* * * * *

I suppose that I must have exclaimed aloud, for Jennie started back and saw us, then dropped her bag and began to grope about for it as if she was in a dream.

"Can't we do something?" I whispered to Evan, but he only gravely shook his head.

"Give her this for the boys' sake," I begged, fumbling in his change pocket and finding a bill there. "Tell her it's home money from the Doctor's daughter—and—to go home—or—buy—a—pair of shoes."

At first I thought she was not going to take it; but having found her bag she straightened herself a moment, and without looking at Evan gave me a glance, half defiant, half beseeching, grasped the money almost fiercely, and scuttled away in the darkness, and I found that I was crying. But Evan understood,—he always does,—and I hope that if the boys read this little book fifteen or twenty years hence, that they will also.
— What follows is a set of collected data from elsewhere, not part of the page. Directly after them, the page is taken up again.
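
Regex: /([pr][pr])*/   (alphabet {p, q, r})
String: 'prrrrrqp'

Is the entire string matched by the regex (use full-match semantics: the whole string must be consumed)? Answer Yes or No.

No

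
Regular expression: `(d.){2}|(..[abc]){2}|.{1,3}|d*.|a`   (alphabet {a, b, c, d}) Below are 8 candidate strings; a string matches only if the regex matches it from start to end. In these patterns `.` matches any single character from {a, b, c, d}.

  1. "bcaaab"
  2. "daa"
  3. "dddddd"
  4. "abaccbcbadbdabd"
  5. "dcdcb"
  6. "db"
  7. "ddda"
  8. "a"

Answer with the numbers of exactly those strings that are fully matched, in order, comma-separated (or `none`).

1, 2, 3, 6, 7, 8

1. "bcaaab" → match
2. "daa" → match
3. "dddddd" → match
4 → no match
5. "dcdcb" → no match
6. "db" → match
7. "ddda" → match
8. "a" → match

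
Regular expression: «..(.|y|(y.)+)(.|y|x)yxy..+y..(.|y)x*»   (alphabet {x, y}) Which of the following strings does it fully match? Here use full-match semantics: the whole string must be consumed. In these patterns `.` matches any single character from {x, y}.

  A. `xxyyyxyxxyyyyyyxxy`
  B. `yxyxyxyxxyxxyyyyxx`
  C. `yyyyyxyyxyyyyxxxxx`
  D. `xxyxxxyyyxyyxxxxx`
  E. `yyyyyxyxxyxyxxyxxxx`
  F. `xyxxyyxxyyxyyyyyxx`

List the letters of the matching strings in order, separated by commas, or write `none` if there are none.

A → match
B → match
C → match
D → no match
E → match
F → no match

A, B, C, E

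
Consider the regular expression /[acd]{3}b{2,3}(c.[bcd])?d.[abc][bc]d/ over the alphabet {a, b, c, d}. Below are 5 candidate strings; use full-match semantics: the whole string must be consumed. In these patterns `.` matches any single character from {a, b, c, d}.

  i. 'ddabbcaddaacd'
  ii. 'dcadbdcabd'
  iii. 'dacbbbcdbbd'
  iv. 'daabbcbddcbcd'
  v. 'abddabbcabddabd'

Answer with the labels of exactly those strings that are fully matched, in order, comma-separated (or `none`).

i → match
ii → no match
iii → no match
iv → match
v → no match

i, iv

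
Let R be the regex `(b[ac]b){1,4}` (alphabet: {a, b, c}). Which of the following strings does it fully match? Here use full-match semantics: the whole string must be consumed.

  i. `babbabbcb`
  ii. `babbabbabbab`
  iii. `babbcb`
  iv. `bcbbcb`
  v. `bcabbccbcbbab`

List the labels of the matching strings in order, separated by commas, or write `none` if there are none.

i, ii, iii, iv

i → match
ii → match
iii → match
iv → match
v → no match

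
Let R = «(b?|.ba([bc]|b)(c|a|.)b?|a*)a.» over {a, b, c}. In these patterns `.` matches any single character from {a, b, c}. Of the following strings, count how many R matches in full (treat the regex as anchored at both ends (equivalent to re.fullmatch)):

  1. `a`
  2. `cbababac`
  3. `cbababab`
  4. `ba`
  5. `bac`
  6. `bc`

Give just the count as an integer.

3

1 → no match
2 → match
3 → match
4 → no match
5 → match
6 → no match
Total matched: 3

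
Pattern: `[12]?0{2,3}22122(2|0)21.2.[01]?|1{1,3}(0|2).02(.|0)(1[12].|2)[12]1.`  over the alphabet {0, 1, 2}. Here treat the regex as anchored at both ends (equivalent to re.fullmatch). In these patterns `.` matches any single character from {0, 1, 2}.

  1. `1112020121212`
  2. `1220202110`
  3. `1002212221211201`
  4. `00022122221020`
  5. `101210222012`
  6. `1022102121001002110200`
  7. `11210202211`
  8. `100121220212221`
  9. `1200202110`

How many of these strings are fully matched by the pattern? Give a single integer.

1 → no match
2 → match
3 → no match
4 → match
5 → no match
6 → no match
7 → match
8 → no match
9 → match
Total matched: 4

4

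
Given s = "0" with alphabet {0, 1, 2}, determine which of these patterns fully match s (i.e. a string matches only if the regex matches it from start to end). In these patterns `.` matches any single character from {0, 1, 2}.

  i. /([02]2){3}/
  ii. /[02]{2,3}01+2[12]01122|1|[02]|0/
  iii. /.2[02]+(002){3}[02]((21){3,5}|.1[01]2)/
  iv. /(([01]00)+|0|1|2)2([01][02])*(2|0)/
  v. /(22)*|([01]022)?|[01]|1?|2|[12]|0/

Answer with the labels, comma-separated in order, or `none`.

i → no match — must end with "2"
ii → match
iii → no match
iv → no match
v → match

ii, v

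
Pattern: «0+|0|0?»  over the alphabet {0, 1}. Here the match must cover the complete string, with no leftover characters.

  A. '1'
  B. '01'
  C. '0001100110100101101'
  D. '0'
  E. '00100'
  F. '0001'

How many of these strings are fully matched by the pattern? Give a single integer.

1

A → no match
B → no match
C → no match
D → match
E → no match
F → no match
Total matched: 1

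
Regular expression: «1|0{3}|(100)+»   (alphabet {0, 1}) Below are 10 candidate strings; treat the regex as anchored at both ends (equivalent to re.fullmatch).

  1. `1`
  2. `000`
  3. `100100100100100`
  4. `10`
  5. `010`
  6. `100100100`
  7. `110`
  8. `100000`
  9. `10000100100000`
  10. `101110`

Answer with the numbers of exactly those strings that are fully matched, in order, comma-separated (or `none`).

1 → match
2 → match
3 → match
4 → no match
5 → no match
6 → match
7 → no match
8 → no match
9 → no match
10 → no match

1, 2, 3, 6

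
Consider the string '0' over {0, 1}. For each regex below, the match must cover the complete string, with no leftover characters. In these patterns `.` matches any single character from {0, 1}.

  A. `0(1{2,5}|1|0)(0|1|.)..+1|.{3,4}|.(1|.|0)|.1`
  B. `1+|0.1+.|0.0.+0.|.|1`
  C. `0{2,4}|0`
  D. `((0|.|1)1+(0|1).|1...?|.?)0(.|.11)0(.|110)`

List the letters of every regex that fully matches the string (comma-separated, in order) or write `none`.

B, C

A → no match
B → match
C → match
D → no match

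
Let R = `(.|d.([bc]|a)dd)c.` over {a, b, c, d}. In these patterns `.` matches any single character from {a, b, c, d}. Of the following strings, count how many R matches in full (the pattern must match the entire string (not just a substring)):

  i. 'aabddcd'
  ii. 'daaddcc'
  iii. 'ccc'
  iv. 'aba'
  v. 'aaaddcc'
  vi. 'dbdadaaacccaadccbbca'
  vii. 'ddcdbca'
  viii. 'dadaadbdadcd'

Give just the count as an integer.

i → no match
ii → match
iii → match
iv → no match
v → no match
vi → no match
vii → no match
viii → no match
Total matched: 2

2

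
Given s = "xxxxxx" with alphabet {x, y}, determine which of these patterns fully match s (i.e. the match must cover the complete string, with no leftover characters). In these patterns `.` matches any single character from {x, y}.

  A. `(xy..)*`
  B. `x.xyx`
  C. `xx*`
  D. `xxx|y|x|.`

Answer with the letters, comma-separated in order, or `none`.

C

A → no match
B → no match — must end with "xyx"
C → match
D → no match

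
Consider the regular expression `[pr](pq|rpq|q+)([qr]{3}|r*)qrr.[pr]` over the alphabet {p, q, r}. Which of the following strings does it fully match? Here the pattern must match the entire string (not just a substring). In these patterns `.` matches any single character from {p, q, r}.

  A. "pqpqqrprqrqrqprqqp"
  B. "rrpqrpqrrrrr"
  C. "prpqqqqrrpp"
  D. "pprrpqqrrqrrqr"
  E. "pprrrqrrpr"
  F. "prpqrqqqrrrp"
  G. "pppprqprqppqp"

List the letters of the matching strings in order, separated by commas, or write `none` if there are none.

F

A → no match
B. "rrpqrpqrrrrr" → no match
C. "prpqqqqrrpp" → no match
D → no match
E. "pprrrqrrpr" → no match
F. "prpqrqqqrrrp" → match
G → no match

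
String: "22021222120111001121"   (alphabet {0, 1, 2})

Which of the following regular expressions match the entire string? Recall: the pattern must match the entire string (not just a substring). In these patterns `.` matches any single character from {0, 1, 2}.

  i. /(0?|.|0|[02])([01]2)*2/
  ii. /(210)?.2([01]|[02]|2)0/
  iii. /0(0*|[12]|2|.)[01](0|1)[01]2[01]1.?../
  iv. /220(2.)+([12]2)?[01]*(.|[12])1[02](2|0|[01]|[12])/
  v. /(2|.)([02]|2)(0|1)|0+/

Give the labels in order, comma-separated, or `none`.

i → no match — must end with "2"
ii → no match — must end with "0"
iii → no match — must start with "0"
iv → match
v → no match

iv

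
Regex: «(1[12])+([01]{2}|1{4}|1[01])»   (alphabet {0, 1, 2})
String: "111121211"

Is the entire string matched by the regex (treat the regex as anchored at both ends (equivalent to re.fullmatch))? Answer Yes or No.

No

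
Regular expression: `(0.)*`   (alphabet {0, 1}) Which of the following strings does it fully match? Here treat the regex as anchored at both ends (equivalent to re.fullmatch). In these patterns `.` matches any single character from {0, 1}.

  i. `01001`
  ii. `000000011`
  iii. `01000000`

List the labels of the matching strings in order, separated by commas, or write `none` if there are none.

i → no match
ii → no match
iii → match

iii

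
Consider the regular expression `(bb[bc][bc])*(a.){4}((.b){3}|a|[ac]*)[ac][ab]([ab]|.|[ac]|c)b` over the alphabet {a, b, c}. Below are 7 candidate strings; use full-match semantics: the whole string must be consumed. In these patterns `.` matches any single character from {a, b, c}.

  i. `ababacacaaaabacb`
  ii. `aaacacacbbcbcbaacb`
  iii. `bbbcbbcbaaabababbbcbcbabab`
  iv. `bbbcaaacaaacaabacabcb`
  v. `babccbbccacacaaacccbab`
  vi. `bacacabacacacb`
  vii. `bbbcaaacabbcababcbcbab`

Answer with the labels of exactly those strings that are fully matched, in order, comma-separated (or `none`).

ii, iii

i → no match
ii → match
iii → match
iv → no match
v → no match
vi → no match
vii → no match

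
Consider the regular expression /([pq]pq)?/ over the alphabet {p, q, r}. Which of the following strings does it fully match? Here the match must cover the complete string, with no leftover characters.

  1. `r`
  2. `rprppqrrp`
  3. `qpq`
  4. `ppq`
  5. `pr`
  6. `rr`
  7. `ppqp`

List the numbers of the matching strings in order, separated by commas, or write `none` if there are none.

1 → no match
2 → no match
3 → match
4 → match
5 → no match
6 → no match
7 → no match

3, 4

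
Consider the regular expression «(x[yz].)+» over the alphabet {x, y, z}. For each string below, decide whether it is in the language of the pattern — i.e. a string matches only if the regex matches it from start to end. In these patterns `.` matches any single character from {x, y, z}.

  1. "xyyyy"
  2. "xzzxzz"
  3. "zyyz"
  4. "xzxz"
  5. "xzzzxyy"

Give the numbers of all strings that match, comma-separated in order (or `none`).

2

1 → no match
2 → match
3 → no match — must start with "x"
4 → no match
5 → no match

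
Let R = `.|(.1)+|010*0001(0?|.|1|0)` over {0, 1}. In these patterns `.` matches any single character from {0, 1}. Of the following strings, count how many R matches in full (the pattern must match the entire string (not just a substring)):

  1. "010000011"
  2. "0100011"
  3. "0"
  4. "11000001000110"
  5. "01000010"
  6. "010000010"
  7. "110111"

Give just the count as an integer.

1 → match
2 → match
3 → match
4 → no match
5 → match
6 → match
7 → match
Total matched: 6

6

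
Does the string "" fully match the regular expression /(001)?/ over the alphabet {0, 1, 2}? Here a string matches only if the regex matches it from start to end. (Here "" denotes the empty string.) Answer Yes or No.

Yes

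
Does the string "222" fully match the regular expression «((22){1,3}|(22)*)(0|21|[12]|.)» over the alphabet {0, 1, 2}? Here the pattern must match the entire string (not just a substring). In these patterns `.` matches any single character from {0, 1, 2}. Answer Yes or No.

Yes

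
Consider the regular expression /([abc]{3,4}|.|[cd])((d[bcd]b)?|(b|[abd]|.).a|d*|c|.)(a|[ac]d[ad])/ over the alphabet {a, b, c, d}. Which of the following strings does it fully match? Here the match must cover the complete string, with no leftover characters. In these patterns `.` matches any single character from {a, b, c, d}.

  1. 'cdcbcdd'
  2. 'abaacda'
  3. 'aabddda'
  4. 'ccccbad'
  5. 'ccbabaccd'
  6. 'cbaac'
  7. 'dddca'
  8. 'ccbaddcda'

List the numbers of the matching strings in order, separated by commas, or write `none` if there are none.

1, 2, 3, 8

1. 'cdcbcdd' → match
2. 'abaacda' → match
3. 'aabddda' → match
4. 'ccccbad' → no match
5. 'ccbabaccd' → no match
6. 'cbaac' → no match
7. 'dddca' → no match
8. 'ccbaddcda' → match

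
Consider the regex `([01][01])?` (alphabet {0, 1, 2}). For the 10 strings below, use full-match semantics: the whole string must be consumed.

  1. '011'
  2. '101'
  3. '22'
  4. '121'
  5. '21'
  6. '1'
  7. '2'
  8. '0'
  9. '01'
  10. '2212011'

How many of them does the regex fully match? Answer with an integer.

1. '011' → no match
2. '101' → no match
3. '22' → no match
4. '121' → no match
5. '21' → no match
6. '1' → no match
7. '2' → no match
8. '0' → no match
9. '01' → match
10. '2212011' → no match
Total matched: 1

1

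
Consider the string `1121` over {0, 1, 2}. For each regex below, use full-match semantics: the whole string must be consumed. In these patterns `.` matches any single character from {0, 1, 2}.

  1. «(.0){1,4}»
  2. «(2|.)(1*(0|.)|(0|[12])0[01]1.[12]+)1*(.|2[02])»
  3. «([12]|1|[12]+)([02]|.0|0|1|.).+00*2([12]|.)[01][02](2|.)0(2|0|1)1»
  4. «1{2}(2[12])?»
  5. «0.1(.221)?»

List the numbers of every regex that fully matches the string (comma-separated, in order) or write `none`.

1 → no match — must end with `0`
2 → match
3 → no match
4 → match
5 → no match — must start with `0`

2, 4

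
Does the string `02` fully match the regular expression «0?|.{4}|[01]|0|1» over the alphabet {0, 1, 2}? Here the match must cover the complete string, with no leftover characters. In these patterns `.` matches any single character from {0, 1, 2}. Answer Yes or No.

No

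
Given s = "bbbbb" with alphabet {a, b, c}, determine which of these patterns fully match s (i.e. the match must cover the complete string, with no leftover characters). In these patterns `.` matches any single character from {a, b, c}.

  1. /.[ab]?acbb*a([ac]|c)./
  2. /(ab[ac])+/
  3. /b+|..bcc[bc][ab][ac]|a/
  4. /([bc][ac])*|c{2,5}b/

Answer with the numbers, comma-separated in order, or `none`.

3

1 → no match
2 → no match — must start with "ab"
3 → match
4 → no match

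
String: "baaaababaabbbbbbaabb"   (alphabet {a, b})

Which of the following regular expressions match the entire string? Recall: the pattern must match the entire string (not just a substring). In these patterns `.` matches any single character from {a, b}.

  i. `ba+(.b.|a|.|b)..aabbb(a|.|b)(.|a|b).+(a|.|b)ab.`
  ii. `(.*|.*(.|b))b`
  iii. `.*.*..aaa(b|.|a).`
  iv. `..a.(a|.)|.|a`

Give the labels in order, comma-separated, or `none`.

i → match
ii → match
iii → no match
iv → no match

i, ii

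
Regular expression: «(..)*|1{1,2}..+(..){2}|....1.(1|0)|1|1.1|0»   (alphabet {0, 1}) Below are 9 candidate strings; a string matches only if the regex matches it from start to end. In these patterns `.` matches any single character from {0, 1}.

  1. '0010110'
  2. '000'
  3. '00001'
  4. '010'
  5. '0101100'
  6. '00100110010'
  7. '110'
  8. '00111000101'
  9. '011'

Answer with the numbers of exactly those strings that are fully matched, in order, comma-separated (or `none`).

1 → match
2 → no match
3 → no match
4 → no match
5 → match
6 → no match
7 → no match
8 → no match
9 → no match

1, 5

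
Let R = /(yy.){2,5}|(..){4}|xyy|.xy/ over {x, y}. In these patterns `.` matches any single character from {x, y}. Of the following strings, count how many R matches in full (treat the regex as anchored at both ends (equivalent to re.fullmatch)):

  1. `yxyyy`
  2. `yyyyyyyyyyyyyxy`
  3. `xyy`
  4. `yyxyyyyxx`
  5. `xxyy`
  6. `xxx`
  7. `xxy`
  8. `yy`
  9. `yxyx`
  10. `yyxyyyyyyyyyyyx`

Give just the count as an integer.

1 → no match
2 → no match
3 → match
4 → no match
5 → no match
6 → no match
7 → match
8 → no match
9 → no match
10 → match
Total matched: 3

3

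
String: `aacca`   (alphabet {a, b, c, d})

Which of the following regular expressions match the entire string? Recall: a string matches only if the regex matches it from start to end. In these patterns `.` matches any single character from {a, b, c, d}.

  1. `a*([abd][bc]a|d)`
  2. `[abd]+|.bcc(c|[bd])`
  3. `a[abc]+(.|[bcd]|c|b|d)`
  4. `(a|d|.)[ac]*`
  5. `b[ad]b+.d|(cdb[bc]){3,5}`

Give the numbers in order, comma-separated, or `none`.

1 → no match
2 → no match
3 → match
4 → match
5 → no match

3, 4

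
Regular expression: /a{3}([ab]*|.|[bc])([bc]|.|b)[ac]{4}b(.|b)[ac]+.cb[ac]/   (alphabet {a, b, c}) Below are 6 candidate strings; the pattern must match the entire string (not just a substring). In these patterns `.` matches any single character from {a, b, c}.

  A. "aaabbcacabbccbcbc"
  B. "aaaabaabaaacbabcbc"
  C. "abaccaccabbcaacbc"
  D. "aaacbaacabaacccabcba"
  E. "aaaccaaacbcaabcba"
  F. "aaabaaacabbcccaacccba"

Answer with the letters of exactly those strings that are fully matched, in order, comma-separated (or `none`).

A, D, E, F

A → match
B → no match
C → no match
D → match
E → match
F → match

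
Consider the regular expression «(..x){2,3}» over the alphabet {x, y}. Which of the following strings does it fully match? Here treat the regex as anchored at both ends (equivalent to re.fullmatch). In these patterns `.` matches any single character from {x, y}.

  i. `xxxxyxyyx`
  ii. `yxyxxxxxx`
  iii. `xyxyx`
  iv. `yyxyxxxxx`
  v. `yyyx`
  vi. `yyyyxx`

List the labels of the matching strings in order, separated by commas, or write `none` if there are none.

i, iv

i → match
ii → no match
iii → no match
iv → match
v → no match
vi → no match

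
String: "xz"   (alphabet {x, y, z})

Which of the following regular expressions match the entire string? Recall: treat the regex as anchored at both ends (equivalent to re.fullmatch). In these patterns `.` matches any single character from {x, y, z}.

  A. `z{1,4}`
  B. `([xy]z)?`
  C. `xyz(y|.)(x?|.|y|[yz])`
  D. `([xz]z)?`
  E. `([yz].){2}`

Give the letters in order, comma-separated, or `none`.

A → no match — must start with "z"
B → match
C → no match — must start with "xyz"
D → match
E → no match

B, D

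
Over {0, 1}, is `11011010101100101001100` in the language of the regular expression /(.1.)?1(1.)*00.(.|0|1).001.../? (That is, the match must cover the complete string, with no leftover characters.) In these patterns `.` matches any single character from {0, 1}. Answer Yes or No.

Yes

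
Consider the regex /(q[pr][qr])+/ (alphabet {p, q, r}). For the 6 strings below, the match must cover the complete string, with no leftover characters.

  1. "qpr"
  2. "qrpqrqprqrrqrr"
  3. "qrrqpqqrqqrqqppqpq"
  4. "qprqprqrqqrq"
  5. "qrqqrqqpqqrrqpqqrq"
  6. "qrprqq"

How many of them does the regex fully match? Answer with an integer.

3

1 → match
2 → no match
3 → no match
4 → match
5 → match
6 → no match
Total matched: 3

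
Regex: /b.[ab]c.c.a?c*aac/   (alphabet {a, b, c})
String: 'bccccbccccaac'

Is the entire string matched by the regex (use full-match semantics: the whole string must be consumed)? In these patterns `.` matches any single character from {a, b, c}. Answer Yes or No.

No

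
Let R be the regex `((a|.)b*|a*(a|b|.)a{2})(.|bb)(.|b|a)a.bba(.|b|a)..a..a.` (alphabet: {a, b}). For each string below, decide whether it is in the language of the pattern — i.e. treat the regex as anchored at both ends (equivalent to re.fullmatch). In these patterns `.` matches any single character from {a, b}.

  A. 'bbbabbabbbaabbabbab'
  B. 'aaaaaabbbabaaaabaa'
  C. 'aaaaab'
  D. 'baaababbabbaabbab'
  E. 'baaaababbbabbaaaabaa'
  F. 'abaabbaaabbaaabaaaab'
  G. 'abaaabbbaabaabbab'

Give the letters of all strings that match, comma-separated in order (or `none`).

B, F, G

A → no match
B → match
C → no match
D → no match
E → no match
F → match
G → match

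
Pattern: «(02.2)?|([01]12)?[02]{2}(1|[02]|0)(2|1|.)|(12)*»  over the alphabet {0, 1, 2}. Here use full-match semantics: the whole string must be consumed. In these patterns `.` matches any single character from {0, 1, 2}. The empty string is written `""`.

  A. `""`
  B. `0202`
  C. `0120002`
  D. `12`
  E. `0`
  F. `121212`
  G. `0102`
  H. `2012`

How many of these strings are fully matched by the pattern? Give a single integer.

6

A → match
B → match
C → match
D → match
E → no match
F → match
G → no match
H → match
Total matched: 6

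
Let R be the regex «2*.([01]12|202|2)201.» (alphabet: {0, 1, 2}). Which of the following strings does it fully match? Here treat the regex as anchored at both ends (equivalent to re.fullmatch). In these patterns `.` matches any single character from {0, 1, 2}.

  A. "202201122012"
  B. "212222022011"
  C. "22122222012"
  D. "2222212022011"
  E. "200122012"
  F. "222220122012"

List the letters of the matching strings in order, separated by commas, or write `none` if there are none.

D, E, F

A. "202201122012" → no match
B. "212222022011" → no match
C. "22122222012" → no match
D → match
E. "200122012" → match
F. "222220122012" → match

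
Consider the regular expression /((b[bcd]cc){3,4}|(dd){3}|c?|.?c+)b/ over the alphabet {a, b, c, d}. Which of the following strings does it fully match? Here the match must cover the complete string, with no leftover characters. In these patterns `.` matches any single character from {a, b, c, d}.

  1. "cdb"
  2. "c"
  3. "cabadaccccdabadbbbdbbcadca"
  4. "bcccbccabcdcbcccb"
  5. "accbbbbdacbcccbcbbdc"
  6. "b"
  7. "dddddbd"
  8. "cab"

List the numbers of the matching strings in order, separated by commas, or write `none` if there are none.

1 → no match
2 → no match — must end with "b"
3 → no match — must end with "b"
4 → no match
5 → no match — must end with "b"
6 → match
7 → no match — must end with "b"
8 → no match

6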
[Illustration: FEBRUARY VIOLETS.]

As we reached the door the first snowflakes fell. Poor Jennie!

* * * * *

The third day of our stay began in country quiet. In fact we did not wake up until eight; everything was snowbound, and even the occasional horse cars that pass the front of the house had ceased their primitive tinkling. The milkman did not come, neither did the long crispy French rolls, a New York breakfast institution for which the commuters confessedly have no substitute, and it was after nine before breakfast was served.

Evan, who had disappeared, returned at the right moment with his newspaper and two bulky tissue paper bundles all powdered with snow, one of which he gave to Miss Lavinia, the other to me. I knew their contents the moment I set eyes on them, and yet it was none the less a heart-warming surprise.